The statement is direct: Renault is treating hybrid powertrains as the functional successor to diesel, not as a bridge technology, and the Duster Hybrid will be the product that carries that bet into the market before the end of this year.

Dr. Vikraman V, Chief of Renault Engineering at Renault Group India, has confirmed the company's strong hybrid will launch this Diwali. More pointedly, he says the hybrid allocation for this year is already fully booked, which is a signal of pent-up demand, not just corporate ambition.

Diesel's appeal to the mass-premium buyer in this market was always about fuel efficiency and low running costs, especially at higher mileages. As BS6 compliance made diesel engines significantly more expensive and some models got axed entirely, that efficiency argument lost its price anchor.

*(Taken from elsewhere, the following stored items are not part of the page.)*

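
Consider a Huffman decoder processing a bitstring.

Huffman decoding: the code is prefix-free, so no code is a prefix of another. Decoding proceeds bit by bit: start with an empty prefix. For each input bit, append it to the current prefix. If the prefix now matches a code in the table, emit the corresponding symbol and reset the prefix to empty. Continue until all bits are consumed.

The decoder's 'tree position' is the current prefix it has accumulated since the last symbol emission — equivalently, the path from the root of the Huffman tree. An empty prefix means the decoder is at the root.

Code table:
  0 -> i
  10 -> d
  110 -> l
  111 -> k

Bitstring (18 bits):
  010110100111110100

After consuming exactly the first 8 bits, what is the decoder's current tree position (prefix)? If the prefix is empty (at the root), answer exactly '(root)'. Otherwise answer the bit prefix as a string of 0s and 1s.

Answer: (root)

Derivation:
Bit 0: prefix='0' -> emit 'i', reset
Bit 1: prefix='1' (no match yet)
Bit 2: prefix='10' -> emit 'd', reset
Bit 3: prefix='1' (no match yet)
Bit 4: prefix='11' (no match yet)
Bit 5: prefix='110' -> emit 'l', reset
Bit 6: prefix='1' (no match yet)
Bit 7: prefix='10' -> emit 'd', reset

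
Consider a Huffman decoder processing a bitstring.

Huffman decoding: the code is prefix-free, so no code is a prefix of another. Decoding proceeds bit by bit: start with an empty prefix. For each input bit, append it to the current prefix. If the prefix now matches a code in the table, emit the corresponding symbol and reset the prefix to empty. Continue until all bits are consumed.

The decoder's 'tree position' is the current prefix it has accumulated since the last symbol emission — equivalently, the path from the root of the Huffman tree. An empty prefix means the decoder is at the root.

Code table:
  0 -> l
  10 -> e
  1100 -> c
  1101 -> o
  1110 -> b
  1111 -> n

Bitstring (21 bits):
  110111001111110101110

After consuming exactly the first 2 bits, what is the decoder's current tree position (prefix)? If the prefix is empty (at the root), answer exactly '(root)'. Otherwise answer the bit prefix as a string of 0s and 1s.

Answer: 11

Derivation:
Bit 0: prefix='1' (no match yet)
Bit 1: prefix='11' (no match yet)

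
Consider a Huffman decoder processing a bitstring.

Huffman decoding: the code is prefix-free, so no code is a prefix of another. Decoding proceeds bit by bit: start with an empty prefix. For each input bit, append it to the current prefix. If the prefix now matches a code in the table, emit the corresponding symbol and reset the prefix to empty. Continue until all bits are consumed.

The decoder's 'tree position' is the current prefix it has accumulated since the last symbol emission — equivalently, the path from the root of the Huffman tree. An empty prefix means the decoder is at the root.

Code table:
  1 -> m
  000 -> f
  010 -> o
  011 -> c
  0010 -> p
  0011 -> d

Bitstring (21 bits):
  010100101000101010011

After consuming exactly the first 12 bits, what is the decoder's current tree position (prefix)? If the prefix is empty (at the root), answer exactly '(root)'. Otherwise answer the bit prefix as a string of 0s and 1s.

Bit 0: prefix='0' (no match yet)
Bit 1: prefix='01' (no match yet)
Bit 2: prefix='010' -> emit 'o', reset
Bit 3: prefix='1' -> emit 'm', reset
Bit 4: prefix='0' (no match yet)
Bit 5: prefix='00' (no match yet)
Bit 6: prefix='001' (no match yet)
Bit 7: prefix='0010' -> emit 'p', reset
Bit 8: prefix='1' -> emit 'm', reset
Bit 9: prefix='0' (no match yet)
Bit 10: prefix='00' (no match yet)
Bit 11: prefix='000' -> emit 'f', reset

Answer: (root)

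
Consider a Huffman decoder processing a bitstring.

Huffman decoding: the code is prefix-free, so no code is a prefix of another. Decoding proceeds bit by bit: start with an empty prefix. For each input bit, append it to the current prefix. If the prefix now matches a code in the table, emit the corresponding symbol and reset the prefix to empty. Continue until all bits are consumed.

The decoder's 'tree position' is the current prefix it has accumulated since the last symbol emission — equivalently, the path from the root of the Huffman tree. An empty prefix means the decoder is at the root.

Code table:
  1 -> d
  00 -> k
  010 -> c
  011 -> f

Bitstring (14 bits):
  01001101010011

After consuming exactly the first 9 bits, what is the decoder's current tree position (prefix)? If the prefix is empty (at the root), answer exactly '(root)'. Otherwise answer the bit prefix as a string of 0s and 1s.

Answer: (root)

Derivation:
Bit 0: prefix='0' (no match yet)
Bit 1: prefix='01' (no match yet)
Bit 2: prefix='010' -> emit 'c', reset
Bit 3: prefix='0' (no match yet)
Bit 4: prefix='01' (no match yet)
Bit 5: prefix='011' -> emit 'f', reset
Bit 6: prefix='0' (no match yet)
Bit 7: prefix='01' (no match yet)
Bit 8: prefix='010' -> emit 'c', reset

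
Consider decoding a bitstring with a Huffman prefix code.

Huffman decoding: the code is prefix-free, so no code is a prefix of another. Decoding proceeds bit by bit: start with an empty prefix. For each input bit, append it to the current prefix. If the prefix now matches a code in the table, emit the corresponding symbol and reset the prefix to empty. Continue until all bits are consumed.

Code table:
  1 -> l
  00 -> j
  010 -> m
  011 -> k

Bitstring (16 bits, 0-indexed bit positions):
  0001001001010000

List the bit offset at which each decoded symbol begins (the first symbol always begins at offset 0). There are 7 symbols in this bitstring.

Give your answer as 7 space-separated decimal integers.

Bit 0: prefix='0' (no match yet)
Bit 1: prefix='00' -> emit 'j', reset
Bit 2: prefix='0' (no match yet)
Bit 3: prefix='01' (no match yet)
Bit 4: prefix='010' -> emit 'm', reset
Bit 5: prefix='0' (no match yet)
Bit 6: prefix='01' (no match yet)
Bit 7: prefix='010' -> emit 'm', reset
Bit 8: prefix='0' (no match yet)
Bit 9: prefix='01' (no match yet)
Bit 10: prefix='010' -> emit 'm', reset
Bit 11: prefix='1' -> emit 'l', reset
Bit 12: prefix='0' (no match yet)
Bit 13: prefix='00' -> emit 'j', reset
Bit 14: prefix='0' (no match yet)
Bit 15: prefix='00' -> emit 'j', reset

Answer: 0 2 5 8 11 12 14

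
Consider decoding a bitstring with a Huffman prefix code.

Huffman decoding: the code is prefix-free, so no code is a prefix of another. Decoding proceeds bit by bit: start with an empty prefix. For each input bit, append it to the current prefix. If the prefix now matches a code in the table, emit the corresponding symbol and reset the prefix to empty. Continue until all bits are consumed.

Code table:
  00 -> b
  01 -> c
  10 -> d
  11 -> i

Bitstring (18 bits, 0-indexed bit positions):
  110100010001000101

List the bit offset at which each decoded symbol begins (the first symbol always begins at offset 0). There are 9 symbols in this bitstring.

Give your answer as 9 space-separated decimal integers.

Bit 0: prefix='1' (no match yet)
Bit 1: prefix='11' -> emit 'i', reset
Bit 2: prefix='0' (no match yet)
Bit 3: prefix='01' -> emit 'c', reset
Bit 4: prefix='0' (no match yet)
Bit 5: prefix='00' -> emit 'b', reset
Bit 6: prefix='0' (no match yet)
Bit 7: prefix='01' -> emit 'c', reset
Bit 8: prefix='0' (no match yet)
Bit 9: prefix='00' -> emit 'b', reset
Bit 10: prefix='0' (no match yet)
Bit 11: prefix='01' -> emit 'c', reset
Bit 12: prefix='0' (no match yet)
Bit 13: prefix='00' -> emit 'b', reset
Bit 14: prefix='0' (no match yet)
Bit 15: prefix='01' -> emit 'c', reset
Bit 16: prefix='0' (no match yet)
Bit 17: prefix='01' -> emit 'c', reset

Answer: 0 2 4 6 8 10 12 14 16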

Strong hybrids are now filling that gap, offering comparable, sometimes better fuel economy without the added complexity of diesel aftertreatment systems.
Vikraman's argument tracks. A strong hybrid system can deliver city fuel efficiency in the 25 to 30 kmpl range, something a diesel can't match in stop-go urban driving. For a buyer doing 1,500 km a month in a metro, the math works out.
To put numbers to it: Toyota's strong hybrid SUVs, currently the benchmark in this space, consistently return 27 to 28 kmpl in real-world urban cycles. At Rs 106 per litre for petrol, that translates to a running cost of roughly Rs 3.8 per km in the city, compared to Rs 6 to Rs 7 per km for a comparable petrol-only SUV. At 18,000 km a year, the annual fuel saving alone runs to Rs 40,000 to Rs 55,000.

The new Duster is built on Renault Group's Modular Platform (R-GMP), originally developed in Europe. Critically, Renault says it re-engineered over 90 per cent of the components for conditions here, including a full recalibration of suspension, steering, and the electronic stability system. This is not a badge-and-ship job.
Safety was baked into the engineering brief from the start, with structural decisions and calibrations targeted at the highest safety ratings. The Duster, in its turbo petrol avatar, has already demonstrated strong road manners since its 2024 re-entry. The hybrid variant is expected to sit at the premium end of the Duster line-up.
The turbo petrol Duster currently retails between Rs 12.49 lakh and Rs 17.49 lakh (ex-showroom). Based on the pricing of comparable strong hybrids in the market, the Duster Hybrid is widely expected to carry a premium of Rs 3 to Rs 5 lakh over the top petrol trim, placing it in the Rs 20 to Rs 22 lakh range.

Vikraman is clear that no single technology wins this market. Renault is moving from being a mono-fuel company to offering petrol, CNG, hybrid, and eventually EVs. Flex fuels, up to E85 and E100, are also on the radar depending on policy support.
The EV question is framed deliberately. Renault says it is not a matter of if, but when and how. The company sold over 3 lakh EVs in Europe in 2024, making it one of the region's top electric vehicle manufacturers.
However, Vikraman insists the EV entry here must be meaningful, with specific engineering for battery safety, thermal management, and water wading under local conditions. That rules out a rushed launch. Renault's CNG push is already visible with the Triber and Kiger CNG, which together have been contributing to Renault's volume recovery in the sub-Rs 10 lakh space. The hybrid play is the next logical step up the powertrain ladder.
For now, the Duster Hybrid is the story to watch this Diwali. If the pricing lands right, it will enter a segment currently dominated by Toyota's Urban Cruiser Hyryder and the Maruti Grand Vitara strong hybrid, both of which have waiting periods stretching to 4 to 8 weeks in key markets. This confirms that buyer appetite for strong hybrids outpaces supply.